In terms of what else to know, first it’s important to clarify what “type” of hysterectomy you have had—or whether you’ve had another kind of pelvic procedure. Here are the main types of hysterectomies and pelvic procedures common to women in midlife along with their technical, surgical name which is the one your medical chart should reflect:

Name of procedure (short-form)

Organ(s) removed

Organs left inside you

Total abdominal hysterectomy (TAH)

Uterus including cervix

Both right and left ovaries

Total abdominal hysterectomy (TAH-BSO)

Uterus including cervix and both ovaries

No reproductive organs remain

Total abdominal hysterectomy with unilateral salpingoophorectomy (TAH-R or L SO)

Uterus including cervix and: Right ovary (RSO), Left ovary (LSO)

One of your ovaries and it’s important to know which one

Total laparoscopic hysterectomy (TLH)

Uterus including cervix

Both right and left ovaries

Subtotal laparoscopic hysterectomy (SubTLH)

Uterus (not cervix)

Cervix remains (Pap tests needed)

Radical hysterectomy with bilateral salpingoophorectomy

Uterus including cervix and both ovaries and both fallopian tubes

No reproductive organs remain (usually for precancer or cancer diagnosis)

Other Pelvic Surgery

Salpingectomy (R or LSO)

One or both fallopian tubes

Ovaries, unless specified, are still inside you

Oophorectomy

One or both ovaries

Fallopian Tubes, unless specified, are still inside you

Bilateral salpingoophorectomy (BSO)

Both ovaries AND tubes

Uterus, unless specified, is still inside you

While this may seem complicated, getting clear on which organs were removed, which remain, and which need ongoing surveillance or screening is an important way to advocate for your own health. All to say that if you don’t know, call the office of the doctor who performed the procedure and get that information.

For example, if your cervix has not been removed as part of your hysterectomy, you’ll need to continue to have occasional pap smears to screen for cervical cancer. Similarly, if you still have your fallopian tubes and/or ovaries, you’ll need to continue having pelvic exams to evaluate for ovarian cysts, ovarian cancer or fallopian tube problems.

What to Expect with Hormone Therapy

Once you know what’s still inside you, it’s much easier to understand the implications for taking menopausal hormone therapy (mHT).
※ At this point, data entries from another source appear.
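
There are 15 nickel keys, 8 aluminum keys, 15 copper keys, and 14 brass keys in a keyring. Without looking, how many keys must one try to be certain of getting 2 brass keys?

The worst case draws every non-brass key first: 15 + 8 + 15 = 38.
The next 2 draws are then forced to be brass, giving 38 + 2 = 40.

40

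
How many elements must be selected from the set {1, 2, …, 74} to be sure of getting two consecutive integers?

Partition {1, …, 74} into 37 pairs: {1,2}, {3,4}, …, {73,74}.
Choosing 37 integers — say the 37 even numbers 2, 4, …, 74 — takes one from each pair and avoids the property.
Choosing 38 forces two into the same pair by pigeonhole, and those are consecutive. So 38.

38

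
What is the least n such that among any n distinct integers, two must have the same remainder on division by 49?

50

Two integers differ by a multiple of 49 exactly when they share a remainder mod 49.
There are 49 residue classes mod 49, so 49 integers can all lie in distinct classes.
One more integer must repeat a residue, giving a difference divisible by 49. So n = 49 + 1 = 50.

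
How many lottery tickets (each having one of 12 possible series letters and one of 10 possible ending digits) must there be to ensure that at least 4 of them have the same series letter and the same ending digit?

361

There are 12 × 10 = 120 (series letter, ending digit) combinations acting as pigeonholes.
With 120 × 3 = 360 lottery tickets we could place exactly 3 in each, with no (series letter, ending digit) pair reaching 4.
One more forces some (series letter, ending digit) pair to hold 4, so 360 + 1 = 361.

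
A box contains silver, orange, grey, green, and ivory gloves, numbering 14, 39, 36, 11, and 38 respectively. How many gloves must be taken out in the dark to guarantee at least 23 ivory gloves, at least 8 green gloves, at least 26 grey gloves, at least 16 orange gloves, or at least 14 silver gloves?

The worst case stops just short of every target: 13 silver, 15 orange, 25 grey, 7 green, 22 ivory — 13 + 15 + 25 + 7 + 22 = 82 gloves.
One more glove must push some color to its target, so 82 + 1 = 83.

83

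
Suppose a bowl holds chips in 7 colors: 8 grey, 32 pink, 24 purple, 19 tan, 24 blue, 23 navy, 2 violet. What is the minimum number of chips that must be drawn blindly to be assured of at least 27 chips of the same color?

In the worst case we take at most 26 of each color, but all 8 grey, all 24 purple, all 19 tan, all 24 blue, all 23 navy, and all 2 violet (fewer than 26), giving 8 + 26 + 24 + 19 + 24 + 23 + 2 = 126.
One more chip then forces some color to 27, so 126 + 1 = 127.

127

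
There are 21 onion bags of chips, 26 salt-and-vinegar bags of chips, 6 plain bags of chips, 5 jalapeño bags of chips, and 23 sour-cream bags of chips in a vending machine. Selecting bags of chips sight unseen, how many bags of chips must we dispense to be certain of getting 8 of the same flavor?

Treat the 5 flavors as pigeonholes.
In the worst case we take at most 7 of each flavor, but all 6 plain and all 5 jalapeño (fewer than 7), giving 7 + 7 + 6 + 5 + 7 = 32.
One more bag of chips then forces some flavor to 8, so 32 + 1 = 33.

33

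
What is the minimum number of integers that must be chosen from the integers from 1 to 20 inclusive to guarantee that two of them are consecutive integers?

11

Partition {1, …, 20} into 10 pairs: {1,2}, {3,4}, …, {19,20}.
Choosing 10 integers — say the 10 even numbers 2, 4, …, 20 — takes one from each pair and avoids the property.
Choosing 11 forces two into the same pair by pigeonhole, and those are consecutive. So 11.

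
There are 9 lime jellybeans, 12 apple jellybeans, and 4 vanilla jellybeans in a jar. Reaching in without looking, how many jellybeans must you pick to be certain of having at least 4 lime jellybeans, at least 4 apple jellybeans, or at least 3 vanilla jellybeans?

9

Each of the 3 flavors has its own threshold; avoid all of them simultaneously.
The worst case stops just short of every target: 3 lime, 3 apple, 2 vanilla — 3 + 3 + 2 = 8 jellybeans.
One more jellybean must push some flavor to its target, so 8 + 1 = 9.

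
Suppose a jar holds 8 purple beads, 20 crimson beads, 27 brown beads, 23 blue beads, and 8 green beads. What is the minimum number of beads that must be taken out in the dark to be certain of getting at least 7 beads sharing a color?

Treat the 5 colors as pigeonholes.
The worst case takes 6 beads of each color without reaching 7 of any: 5 × 6 = 30.
The next bead must bring some color to 7, so 30 + 1 = 31.

31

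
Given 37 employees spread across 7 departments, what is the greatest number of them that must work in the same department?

6

The 37 employees fall into 7 departments.
If each of the 7 departments held at most 5, the total would be at most 7 × 5 = 35 < 37, a contradiction.
So at least one holds ⌈37/7⌉ = 6.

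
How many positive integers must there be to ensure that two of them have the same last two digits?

There are 100 possible two-digit endings acting as pigeonholes.
With 100 positive integers we could place one in each, avoiding any repeat.
One more forces some class to hold 2, so 100 + 1 = 101.

101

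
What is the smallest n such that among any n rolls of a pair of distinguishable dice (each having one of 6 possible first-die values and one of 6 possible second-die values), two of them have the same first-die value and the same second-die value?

There are 6 × 6 = 36 (first-die value, second-die value) combinations acting as pigeonholes.
With 36 rolls of a pair of distinguishable dice we could place one in each, avoiding any repeat.
One more forces some (first-die value, second-die value) pair to hold 2, so 36 + 1 = 37.

37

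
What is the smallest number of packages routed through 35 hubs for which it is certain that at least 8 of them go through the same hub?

246

There are 35 hubs acting as pigeonholes.
With 35 × 7 = 245 packages we could place exactly 7 in each, with no class reaching 8.
One more forces some class to hold 8, so 245 + 1 = 246.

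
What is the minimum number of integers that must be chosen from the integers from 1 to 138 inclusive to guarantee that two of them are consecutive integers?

Partition {1, …, 138} into 69 pairs: {1,2}, {3,4}, …, {137,138}.
Choosing 69 integers — say the 69 even numbers 2, 4, …, 138 — takes one from each pair and avoids the property.
Choosing 70 forces two into the same pair by pigeonhole, and those are consecutive. So 70.

70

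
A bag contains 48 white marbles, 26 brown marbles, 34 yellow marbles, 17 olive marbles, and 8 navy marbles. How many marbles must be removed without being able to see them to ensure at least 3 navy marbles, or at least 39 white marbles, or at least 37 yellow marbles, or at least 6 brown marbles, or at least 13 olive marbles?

92

The worst case stops just short of every target: 38 white, 5 brown, all 34 yellow, 12 olive, 2 navy — 38 + 5 + 34 + 12 + 2 = 91 marbles.
One more marble must push some color to its target, so 91 + 1 = 92.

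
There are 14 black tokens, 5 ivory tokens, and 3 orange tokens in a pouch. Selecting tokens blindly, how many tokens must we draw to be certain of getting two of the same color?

The worst case takes 1 token of each color without reaching 2 of any: 3 × 1 = 3.
The next token must bring some color to 2, so 3 + 1 = 4.

4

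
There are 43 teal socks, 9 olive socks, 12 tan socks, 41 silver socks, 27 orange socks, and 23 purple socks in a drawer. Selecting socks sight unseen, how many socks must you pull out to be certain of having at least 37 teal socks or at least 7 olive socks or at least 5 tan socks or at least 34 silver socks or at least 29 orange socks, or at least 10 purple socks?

116

Each of the 6 colors has its own threshold; avoid all of them simultaneously.
The worst case stops just short of every target: 36 teal, 6 olive, 4 tan, 33 silver, all 27 orange, 9 purple — 36 + 6 + 4 + 33 + 27 + 9 = 115 socks.
One more sock must push some color to its target, so 115 + 1 = 116.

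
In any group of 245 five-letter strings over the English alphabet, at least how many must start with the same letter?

The 245 five-letter strings over the English alphabet fall into 26 possible first letters.
If each of the 26 possible first letters held at most 9, the total would be at most 26 × 9 = 234 < 245, a contradiction.
So at least one holds ⌈245/26⌉ = 10.

10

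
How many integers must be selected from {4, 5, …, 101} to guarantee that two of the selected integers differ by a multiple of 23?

Use the pigeonhole principle on residue classes: group the integers by remainder mod 23; there are 23 residue classes, each nonempty in this range.
Choosing one from each class (23 integers) avoids any shared remainder.
One more choice must repeat a class, so two differ by a multiple of 23. Hence 23 + 1 = 24.

24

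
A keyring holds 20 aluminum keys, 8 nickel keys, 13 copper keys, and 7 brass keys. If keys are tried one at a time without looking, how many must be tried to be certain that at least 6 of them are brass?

47

To avoid brass keys as long as possible, exhaust the other 3 types first.
The worst case draws every non-brass key first: 20 + 8 + 13 = 41.
The next 6 draws are then forced to be brass, giving 41 + 6 = 47.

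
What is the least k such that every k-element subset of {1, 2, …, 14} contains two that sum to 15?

8

Partition {1, …, 14} into 7 pairs: {1,14}, {2,13}, …, {7,8}.
Choosing 7 integers — say the integers 1 through 7 — takes one from each pair and avoids the property.
Choosing 8 forces two into the same pair by pigeonhole, and those sum to 15. So 8.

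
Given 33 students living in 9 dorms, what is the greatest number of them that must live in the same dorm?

4

The 33 students fall into 9 dorms.
If each of the 9 dorms held at most 3, the total would be at most 9 × 3 = 27 < 33, a contradiction.
So at least one holds ⌈33/9⌉ = 4.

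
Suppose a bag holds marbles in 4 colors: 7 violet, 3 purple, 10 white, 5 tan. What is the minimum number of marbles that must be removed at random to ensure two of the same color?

The worst case takes 1 marble of each color without reaching 2 of any: 4 × 1 = 4.
The next marble must bring some color to 2, so 4 + 1 = 5.

5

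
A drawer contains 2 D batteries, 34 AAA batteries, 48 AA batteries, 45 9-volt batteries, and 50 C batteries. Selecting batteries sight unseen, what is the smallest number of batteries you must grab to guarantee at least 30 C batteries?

The worst case draws every non-C battery first: 2 + 34 + 48 + 45 = 129.
The next 30 draws are then forced to be C, giving 129 + 30 = 159.

159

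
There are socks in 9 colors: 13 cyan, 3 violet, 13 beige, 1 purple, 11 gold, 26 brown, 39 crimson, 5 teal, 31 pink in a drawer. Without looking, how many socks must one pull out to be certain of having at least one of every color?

The hardest color to obtain is purple: we could draw every other sock first — 142 − 1 = 141 socks — without a single purple one.
The next draw must be purple, so 141 + 1 = 142.

142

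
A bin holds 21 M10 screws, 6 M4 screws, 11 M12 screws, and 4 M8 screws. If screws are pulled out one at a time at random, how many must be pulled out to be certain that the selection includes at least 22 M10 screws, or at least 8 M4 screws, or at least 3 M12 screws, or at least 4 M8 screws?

33

The worst case stops just short of every target: 21 M10, all 6 M4, 2 M12, 3 M8 — 21 + 6 + 2 + 3 = 32 screws.
One more screw must push some size to its target, so 32 + 1 = 33.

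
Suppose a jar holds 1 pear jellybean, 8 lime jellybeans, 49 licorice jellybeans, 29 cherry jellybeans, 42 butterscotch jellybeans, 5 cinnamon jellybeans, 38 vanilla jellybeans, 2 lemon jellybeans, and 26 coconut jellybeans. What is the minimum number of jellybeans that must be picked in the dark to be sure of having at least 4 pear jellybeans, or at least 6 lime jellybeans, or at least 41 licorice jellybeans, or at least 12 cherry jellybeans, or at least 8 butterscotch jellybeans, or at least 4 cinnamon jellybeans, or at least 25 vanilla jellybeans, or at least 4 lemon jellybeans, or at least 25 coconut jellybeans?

118

The worst case stops just short of every target: all 1 pear, 5 lime, 40 licorice, 11 cherry, 7 butterscotch, 3 cinnamon, 24 vanilla, all 2 lemon, 24 coconut — 1 + 5 + 40 + 11 + 7 + 3 + 24 + 2 + 24 = 117 jellybeans.
One more jellybean must push some flavor to its target, so 117 + 1 = 118.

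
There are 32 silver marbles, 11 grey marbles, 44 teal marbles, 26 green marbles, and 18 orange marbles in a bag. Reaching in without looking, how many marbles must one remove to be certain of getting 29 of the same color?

Treat the 5 colors as pigeonholes.
In the worst case we take at most 28 of each color, but all 11 grey, all 26 green, and all 18 orange (fewer than 28), giving 28 + 11 + 28 + 26 + 18 = 111.
One more marble then forces some color to 29, so 111 + 1 = 112.

112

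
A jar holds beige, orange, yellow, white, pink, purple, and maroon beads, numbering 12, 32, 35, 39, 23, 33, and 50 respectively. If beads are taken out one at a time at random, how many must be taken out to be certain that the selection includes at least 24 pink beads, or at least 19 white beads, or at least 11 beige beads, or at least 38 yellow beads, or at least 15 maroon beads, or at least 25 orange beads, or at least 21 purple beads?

145

Each of the 7 colors has its own threshold; avoid all of them simultaneously.
The worst case stops just short of every target: 10 beige, 24 orange, all 35 yellow, 18 white, 23 pink, 20 purple, 14 maroon — 10 + 24 + 35 + 18 + 23 + 20 + 14 = 144 beads.
One more bead must push some color to its target, so 144 + 1 = 145.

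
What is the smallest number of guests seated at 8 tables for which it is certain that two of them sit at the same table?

There are 8 tables acting as pigeonholes.
With 8 guests we could place one in each, avoiding any repeat.
One more forces some class to hold 2, so 8 + 1 = 9.

9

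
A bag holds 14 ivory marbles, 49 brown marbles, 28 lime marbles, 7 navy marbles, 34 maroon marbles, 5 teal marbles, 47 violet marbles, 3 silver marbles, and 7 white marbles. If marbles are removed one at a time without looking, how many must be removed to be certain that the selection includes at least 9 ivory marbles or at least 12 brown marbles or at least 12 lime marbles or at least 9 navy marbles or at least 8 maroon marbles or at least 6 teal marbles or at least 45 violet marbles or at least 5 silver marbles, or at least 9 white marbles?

104

Each of the 9 colors has its own threshold; avoid all of them simultaneously.
The worst case stops just short of every target: 8 ivory, 11 brown, 11 lime, all 7 navy, 7 maroon, 5 teal, 44 violet, all 3 silver, all 7 white — 8 + 11 + 11 + 7 + 7 + 5 + 44 + 3 + 7 = 103 marbles.
One more marble must push some color to its target, so 103 + 1 = 104.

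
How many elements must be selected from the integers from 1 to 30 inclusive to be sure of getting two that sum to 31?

Partition {1, …, 30} into 15 pairs: {1,30}, {2,29}, …, {15,16}.
Choosing 15 integers — say the integers 1 through 15 — takes one from each pair and avoids the property.
Choosing 16 forces two into the same pair by pigeonhole, and those sum to 31. So 16.

16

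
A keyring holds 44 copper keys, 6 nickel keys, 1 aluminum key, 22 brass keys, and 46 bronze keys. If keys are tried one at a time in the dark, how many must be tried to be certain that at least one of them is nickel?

To avoid nickel keys as long as possible, exhaust the other 4 types first.
The worst case draws every non-nickel key first: 44 + 1 + 22 + 46 = 113.
The next draw is then forced to be nickel, giving 113 + 1 = 114.

114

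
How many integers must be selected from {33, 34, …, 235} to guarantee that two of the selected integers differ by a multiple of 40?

41

Group the integers by remainder mod 40; there are 40 residue classes, each nonempty in this range.
Choosing one from each class (40 integers) avoids any shared remainder.
One more choice must repeat a class, so two differ by a multiple of 40. Hence 40 + 1 = 41.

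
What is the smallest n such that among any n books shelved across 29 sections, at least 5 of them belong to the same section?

117

There are 29 sections acting as pigeonholes.
With 29 × 4 = 116 books we could place exactly 4 in each, with no class reaching 5.
One more forces some class to hold 5, so 116 + 1 = 117.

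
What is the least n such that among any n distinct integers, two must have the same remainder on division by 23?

Use the pigeonhole principle on residue classes: two integers differ by a multiple of 23 exactly when they share a remainder mod 23.
There are 23 residue classes mod 23, so 23 integers can all lie in distinct classes.
One more integer must repeat a residue, giving a difference divisible by 23. So n = 23 + 1 = 24.

24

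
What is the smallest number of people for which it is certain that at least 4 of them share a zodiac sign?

37

There are 12 zodiac signs acting as pigeonholes.
With 12 × 3 = 36 people we could place exactly 3 in each, with no class reaching 4.
One more forces some class to hold 4, so 36 + 1 = 37.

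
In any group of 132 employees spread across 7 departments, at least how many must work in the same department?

The 132 employees fall into 7 departments.
If each of the 7 departments held at most 18, the total would be at most 7 × 18 = 126 < 132, a contradiction.
So at least one holds ⌈132/7⌉ = 19.

19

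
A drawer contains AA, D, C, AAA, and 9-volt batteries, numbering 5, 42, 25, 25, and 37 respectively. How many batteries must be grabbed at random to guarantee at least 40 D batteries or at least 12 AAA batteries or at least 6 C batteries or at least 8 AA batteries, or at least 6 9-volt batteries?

The worst case stops just short of every target: all 5 AA, 39 D, 5 C, 11 AAA, 5 9-volt — 5 + 39 + 5 + 11 + 5 = 65 batteries.
One more battery must push some type to its target, so 65 + 1 = 66.

66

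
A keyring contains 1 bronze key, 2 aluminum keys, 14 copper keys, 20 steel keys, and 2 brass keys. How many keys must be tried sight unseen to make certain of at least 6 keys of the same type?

In the worst case we take at most 5 of each type, but all 1 bronze, all 2 aluminum, and all 2 brass (fewer than 5), giving 1 + 2 + 5 + 5 + 2 = 15.
One more key then forces some type to 6, so 15 + 1 = 16.

16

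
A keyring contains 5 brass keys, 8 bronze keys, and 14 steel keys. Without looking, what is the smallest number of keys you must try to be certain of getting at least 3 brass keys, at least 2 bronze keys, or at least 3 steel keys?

The worst case stops just short of every target: 2 brass, 1 bronze, 2 steel — 2 + 1 + 2 = 5 keys.
One more key must push some type to its target, so 5 + 1 = 6.

6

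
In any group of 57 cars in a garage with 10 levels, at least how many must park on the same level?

6

If each of the 10 levels held at most 5, the total would be at most 10 × 5 = 50 < 57, a contradiction.
So at least one holds ⌈57/10⌉ = 6.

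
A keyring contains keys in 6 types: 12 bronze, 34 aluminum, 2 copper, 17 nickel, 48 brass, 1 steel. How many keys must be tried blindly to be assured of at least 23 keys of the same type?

In the worst case we take at most 22 of each type, but all 12 bronze, all 2 copper, all 17 nickel, and all 1 steel (fewer than 22), giving 12 + 22 + 2 + 17 + 22 + 1 = 76.
One more key then forces some type to 23, so 76 + 1 = 77.

77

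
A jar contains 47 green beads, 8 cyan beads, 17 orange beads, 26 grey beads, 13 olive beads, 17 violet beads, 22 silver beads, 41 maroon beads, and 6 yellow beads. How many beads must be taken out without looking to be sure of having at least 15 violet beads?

195

To avoid violet beads as long as possible, exhaust the other 8 colors first.
The worst case draws every non-violet bead first: 47 + 8 + 17 + 26 + 13 + 22 + 41 + 6 = 180.
The next 15 draws are then forced to be violet, giving 180 + 15 = 195.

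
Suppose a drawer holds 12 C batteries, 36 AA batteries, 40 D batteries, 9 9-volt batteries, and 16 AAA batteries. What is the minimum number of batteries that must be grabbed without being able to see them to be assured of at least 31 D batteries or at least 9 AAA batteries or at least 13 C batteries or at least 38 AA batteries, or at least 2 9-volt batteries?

88

Each of the 5 types has its own threshold; avoid all of them simultaneously.
The worst case stops just short of every target: 12 C, all 36 AA, 30 D, 1 9-volt, 8 AAA — 12 + 36 + 30 + 1 + 8 = 87 batteries.
One more battery must push some type to its target, so 87 + 1 = 88.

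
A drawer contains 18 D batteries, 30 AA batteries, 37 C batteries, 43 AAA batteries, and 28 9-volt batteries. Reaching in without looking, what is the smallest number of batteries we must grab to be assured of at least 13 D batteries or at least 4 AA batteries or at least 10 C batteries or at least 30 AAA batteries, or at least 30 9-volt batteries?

Each of the 5 types has its own threshold; avoid all of them simultaneously.
The worst case stops just short of every target: 12 D, 3 AA, 9 C, 29 AAA, all 28 9-volt — 12 + 3 + 9 + 29 + 28 = 81 batteries.
One more battery must push some type to its target, so 81 + 1 = 82.

82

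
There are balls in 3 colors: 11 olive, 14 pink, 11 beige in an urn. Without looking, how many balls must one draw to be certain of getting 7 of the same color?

The worst case takes 6 balls of each color without reaching 7 of any: 3 × 6 = 18.
The next ball must bring some color to 7, so 18 + 1 = 19.

19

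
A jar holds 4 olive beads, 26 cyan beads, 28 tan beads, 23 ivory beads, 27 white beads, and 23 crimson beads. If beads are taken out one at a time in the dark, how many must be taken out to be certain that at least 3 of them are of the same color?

Treat the 6 colors as pigeonholes.
The worst case takes 2 beads of each color without reaching 3 of any: 6 × 2 = 12.
The next bead must bring some color to 3, so 12 + 1 = 13.

13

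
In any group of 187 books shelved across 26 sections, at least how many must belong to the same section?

If each of the 26 sections held at most 7, the total would be at most 26 × 7 = 182 < 187, a contradiction.
So at least one holds ⌈187/26⌉ = 8.

8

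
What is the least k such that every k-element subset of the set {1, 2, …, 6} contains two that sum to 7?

4

Partition {1, …, 6} into 3 pairs: {1,6}, {2,5}, …, {3,4}.
Choosing 3 integers — say the integers 1 through 3 — takes one from each pair and avoids the property.
Choosing 4 forces two into the same pair by pigeonhole, and those sum to 7. So 4.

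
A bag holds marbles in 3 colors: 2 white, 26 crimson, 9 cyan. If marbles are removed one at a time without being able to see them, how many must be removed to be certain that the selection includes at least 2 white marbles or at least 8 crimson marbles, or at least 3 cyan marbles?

The worst case stops just short of every target: 1 white, 7 crimson, 2 cyan — 1 + 7 + 2 = 10 marbles.
One more marble must push some color to its target, so 10 + 1 = 11.

11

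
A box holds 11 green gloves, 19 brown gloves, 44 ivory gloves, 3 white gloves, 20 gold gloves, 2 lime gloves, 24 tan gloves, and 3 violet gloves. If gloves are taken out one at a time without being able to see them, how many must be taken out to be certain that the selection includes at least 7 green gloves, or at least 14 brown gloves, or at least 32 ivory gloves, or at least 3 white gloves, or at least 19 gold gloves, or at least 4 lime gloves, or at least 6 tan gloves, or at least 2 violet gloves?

The worst case stops just short of every target: 6 green, 13 brown, 31 ivory, 2 white, 18 gold, all 2 lime, 5 tan, 1 violet — 6 + 13 + 31 + 2 + 18 + 2 + 5 + 1 = 78 gloves.
One more glove must push some color to its target, so 78 + 1 = 79.

79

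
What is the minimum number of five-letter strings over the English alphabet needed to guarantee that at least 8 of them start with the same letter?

There are 26 possible first letters acting as pigeonholes.
With 26 × 7 = 182 five-letter strings over the English alphabet we could place exactly 7 in each, with no class reaching 8.
One more forces some class to hold 8, so 182 + 1 = 183.

183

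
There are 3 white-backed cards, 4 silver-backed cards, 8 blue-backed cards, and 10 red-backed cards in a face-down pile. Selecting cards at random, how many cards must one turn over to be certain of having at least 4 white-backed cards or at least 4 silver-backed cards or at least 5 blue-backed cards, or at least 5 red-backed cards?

15

The worst case stops just short of every target: 3 white-backed, 3 silver-backed, 4 blue-backed, 4 red-backed — 3 + 3 + 4 + 4 = 14 cards.
One more card must push some back color to its target, so 14 + 1 = 15.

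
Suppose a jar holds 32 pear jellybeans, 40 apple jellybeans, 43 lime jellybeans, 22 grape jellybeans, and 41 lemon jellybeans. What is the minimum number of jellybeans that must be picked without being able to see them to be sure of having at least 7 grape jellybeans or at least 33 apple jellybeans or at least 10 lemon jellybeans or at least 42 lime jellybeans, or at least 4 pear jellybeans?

The worst case stops just short of every target: 3 pear, 32 apple, 41 lime, 6 grape, 9 lemon — 3 + 32 + 41 + 6 + 9 = 91 jellybeans.
One more jellybean must push some flavor to its target, so 91 + 1 = 92.

92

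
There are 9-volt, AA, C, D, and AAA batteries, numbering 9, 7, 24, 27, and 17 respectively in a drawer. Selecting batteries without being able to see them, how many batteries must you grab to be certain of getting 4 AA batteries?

81

To avoid AA batteries as long as possible, exhaust the other 4 types first.
The worst case draws every non-AA battery first: 9 + 24 + 27 + 17 = 77.
The next 4 draws are then forced to be AA, giving 77 + 4 = 81.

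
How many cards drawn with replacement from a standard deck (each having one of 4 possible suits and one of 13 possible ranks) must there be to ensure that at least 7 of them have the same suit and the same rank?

There are 4 × 13 = 52 (suit, rank) combinations acting as pigeonholes.
With 52 × 6 = 312 cards drawn with replacement from a standard deck we could place exactly 6 in each, with no (suit, rank) pair reaching 7.
One more forces some (suit, rank) pair to hold 7, so 312 + 1 = 313.

313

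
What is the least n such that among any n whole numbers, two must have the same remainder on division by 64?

Use the pigeonhole principle on residue classes: two integers differ by a multiple of 64 exactly when they share a remainder mod 64.
There are 64 residue classes mod 64, so 64 integers can all lie in distinct classes.
One more integer must repeat a residue, giving a difference divisible by 64. So n = 64 + 1 = 65.

65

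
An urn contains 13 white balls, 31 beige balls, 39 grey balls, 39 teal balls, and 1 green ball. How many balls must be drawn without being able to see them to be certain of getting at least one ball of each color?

123

The hardest color to obtain is green: we could draw every other ball first — 123 − 1 = 122 balls — without a single green one.
The next draw must be green, so 122 + 1 = 123.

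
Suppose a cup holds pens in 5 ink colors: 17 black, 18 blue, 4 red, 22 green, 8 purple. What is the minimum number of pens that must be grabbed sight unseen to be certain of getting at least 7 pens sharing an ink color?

29

In the worst case we take at most 6 of each ink color, but all 4 red (fewer than 6), giving 6 + 6 + 4 + 6 + 6 = 28.
One more pen then forces some ink color to 7, so 28 + 1 = 29.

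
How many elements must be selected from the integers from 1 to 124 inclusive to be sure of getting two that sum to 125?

Partition {1, …, 124} into 62 pairs: {1,124}, {2,123}, …, {62,63}.
Choosing 62 integers — say the integers 1 through 62 — takes one from each pair and avoids the property.
Choosing 63 forces two into the same pair by pigeonhole, and those sum to 125. So 63.

63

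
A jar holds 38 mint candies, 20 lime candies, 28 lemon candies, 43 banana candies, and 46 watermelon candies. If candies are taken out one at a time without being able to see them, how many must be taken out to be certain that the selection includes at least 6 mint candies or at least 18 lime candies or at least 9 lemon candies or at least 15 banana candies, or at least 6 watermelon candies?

The worst case stops just short of every target: 5 mint, 17 lime, 8 lemon, 14 banana, 5 watermelon — 5 + 17 + 8 + 14 + 5 = 49 candies.
One more candy must push some flavor to its target, so 49 + 1 = 50.

50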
The big advantage for women who have had their uterus removed is that only estrogen is needed and not progesterone. Studies to date reveal that estrogen, taken alone, has the lowest risks and may actually have a lower risk for breast cancer than post-menopausal women who don’t take any hormones at all. Some women wonder about taking progesterone, regardless, but there is no evidence for benefit and even some studies that hint at the importance of keeping it simple and avoiding hormones that aren’t needed.

The bottom line

Women can expect to spend over 30 years post-menopausal. Menopause is not an end-of-life event, it is actually a mid-life event and menopausal women need to be at their best throughout these highly productive, life-positive years. Understanding your body, including any surgical procedures you’ve had, can ensure that you’re advocating for yourself in the right ways and setting yourself up for the best long-term health possible.